Computer Science team develops in-house platform for Stony Brook’s Renaissance School of Medicine
The Renaissance School of Medicine at Stony Brook University deployed a new in-house COVID Surveillance Screening platform developed by Computer Science faculty and students. The platform was developed by Computer Science Professors IV Ramakrishnan and Paul Fodor and students Paras Avkirkar, Ujwal Vemula and Karan Shah. The team partnered with Stony Brook Medicine Information Technology, Division of Information Technology, Employee Health, Clinical Transformation, Project Management, and ADNAS, whose technology powers the COVID Test analysis and provided world class software for an industrial solution where none existed.
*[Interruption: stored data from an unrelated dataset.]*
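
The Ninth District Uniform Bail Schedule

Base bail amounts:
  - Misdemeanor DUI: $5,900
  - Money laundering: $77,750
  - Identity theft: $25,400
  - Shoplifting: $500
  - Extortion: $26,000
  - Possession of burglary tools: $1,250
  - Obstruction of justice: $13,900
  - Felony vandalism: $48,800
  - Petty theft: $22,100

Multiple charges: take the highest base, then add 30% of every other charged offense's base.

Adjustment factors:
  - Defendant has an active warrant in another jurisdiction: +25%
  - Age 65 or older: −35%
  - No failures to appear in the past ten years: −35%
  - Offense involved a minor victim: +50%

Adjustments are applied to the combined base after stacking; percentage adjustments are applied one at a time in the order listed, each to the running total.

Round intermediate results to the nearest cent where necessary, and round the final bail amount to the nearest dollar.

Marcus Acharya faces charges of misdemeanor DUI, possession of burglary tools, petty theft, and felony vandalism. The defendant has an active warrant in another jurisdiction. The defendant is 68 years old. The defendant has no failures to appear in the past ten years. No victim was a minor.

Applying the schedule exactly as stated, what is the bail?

Base amounts from the schedule: misdemeanor DUI $5,900; possession of burglary tools $1,250; petty theft $22,100; felony vandalism $48,800.
Stacking rule: highest base plus 30% of each additional charge. Highest is felony vandalism at $48,800. Additional: $5,900 × 30% = $1,770; $1,250 × 30% = $375; $22,100 × 30% = $6,630. Combined base = $48,800 + $8,775 = $57,575.
Defendant has an active warrant in another jurisdiction (+25%): $57,575 × 1.25 = $71,968.75.
Age 65 or older (−35%): $71,968.75 × 0.65 = $46,779.69.
No failures to appear in the past ten years (−35%): $46,779.69 × 0.65 = $30,406.80.
Rounded to the nearest dollar: $30,407.

$30,407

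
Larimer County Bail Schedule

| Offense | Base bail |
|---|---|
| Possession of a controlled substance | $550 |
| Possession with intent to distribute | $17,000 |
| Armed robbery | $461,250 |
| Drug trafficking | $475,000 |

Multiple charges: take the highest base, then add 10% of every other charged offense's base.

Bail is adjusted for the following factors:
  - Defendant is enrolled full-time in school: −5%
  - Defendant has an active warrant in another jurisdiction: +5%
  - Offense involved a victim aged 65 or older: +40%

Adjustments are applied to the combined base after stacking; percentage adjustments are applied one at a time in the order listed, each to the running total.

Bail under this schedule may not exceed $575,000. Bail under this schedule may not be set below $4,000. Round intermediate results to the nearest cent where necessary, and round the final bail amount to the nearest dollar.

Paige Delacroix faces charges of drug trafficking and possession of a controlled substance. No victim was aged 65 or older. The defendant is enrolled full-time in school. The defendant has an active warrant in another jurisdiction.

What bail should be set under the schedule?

$473,867

Base amounts from the schedule: drug trafficking $475,000; possession of a controlled substance $550.
Stacking rule: highest base plus 10% of each additional charge. Highest is drug trafficking at $475,000. Additional: $550 × 10% = $55. Combined base = $475,000 + $55 = $475,055.
Defendant is enrolled full-time in school (−5%): $475,055 × 0.95 = $451,302.25.
Defendant has an active warrant in another jurisdiction (+5%): $451,302.25 × 1.05 = $473,867.36.
$473,867.36 is within the $575,000 maximum.
$473,867.36 is at or above the $4,000 minimum.
Rounded to the nearest dollar: $473,867.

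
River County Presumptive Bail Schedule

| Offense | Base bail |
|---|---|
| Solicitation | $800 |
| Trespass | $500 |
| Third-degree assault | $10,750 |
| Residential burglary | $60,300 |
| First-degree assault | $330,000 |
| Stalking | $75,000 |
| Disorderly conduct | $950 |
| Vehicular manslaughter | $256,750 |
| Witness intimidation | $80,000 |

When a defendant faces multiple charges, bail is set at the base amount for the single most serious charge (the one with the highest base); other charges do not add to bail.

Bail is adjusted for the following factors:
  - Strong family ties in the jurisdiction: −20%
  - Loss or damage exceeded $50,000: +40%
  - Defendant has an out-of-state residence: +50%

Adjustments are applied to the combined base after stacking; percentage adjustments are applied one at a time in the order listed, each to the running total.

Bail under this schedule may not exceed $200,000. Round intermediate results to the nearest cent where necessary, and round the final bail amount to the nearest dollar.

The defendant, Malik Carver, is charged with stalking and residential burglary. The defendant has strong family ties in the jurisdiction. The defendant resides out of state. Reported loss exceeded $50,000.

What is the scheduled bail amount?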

The platform uses the concept of pool testing, a procedure that breaks up the task of identifying the presence of a viral disease by testing groups of specimens rather than on individual ones. During a pandemic such as COVID-19, virus detection and screening can be done much faster using such pool testing designs rather than testing each sample individually, making it possible to test a large number of specimens very rapidly. If the positivity rate is low enough, then most of the pools will test negative and no additional testing will be needed. The specimens in pools that do test positive must, however, be tested individually to identify the infected individual(s). The screening platform was fully deployed on December 8, 2020 with 200 employees being tested. By noon that day all the results were in and the infected individuals identified. Dr. Gerald Kelly, DO, Chief Information Officer for the Stony Brook Hospital stated: "The results exceeded our expectations. Folks checked in and specimens were collected within a minute. This allows for caregivers to be tested more regularly to make the environment safer for everyone. Every minute saved is a minute given back to patient care, studying, or teaching.”
It took the team under four weeks to build the software in-house, design the fast collection workflow of specimen collection using barcodes and radio-frequency identification (RFID), deploy an advanced robot-based laboratory system, develop the operation workflow and logistics to test specimens in a pooled fashion, and finally educate the pathology staff to use the software system. The system was finally integrated with the existing hospital electronic medical records (EMR) system. The new software system allows lab staff members to enter specimens with minimum human interaction, making it very usable given the complexity of sterile testing environments where they work in a full gear suit under a testing hood. All phases of testing, like specimen collection, pooling, well-transfer and disambiguation are done by scanning barcodes and RFID tags and automatic population of fields, increasing the reliability and efficiency of testing.
Samir Das, Chair of the Department of Computer Science said “This is an example of the direct education of our students and the multidisciplinary research and development developed between the department, the University Hospital and industry for the development of real life software solutions.”
The team will continue its work and is now collaborating on the development of a COVID Mass Vaccination Project to be rolled out later this month for the healthcare providers, employees, students and the community.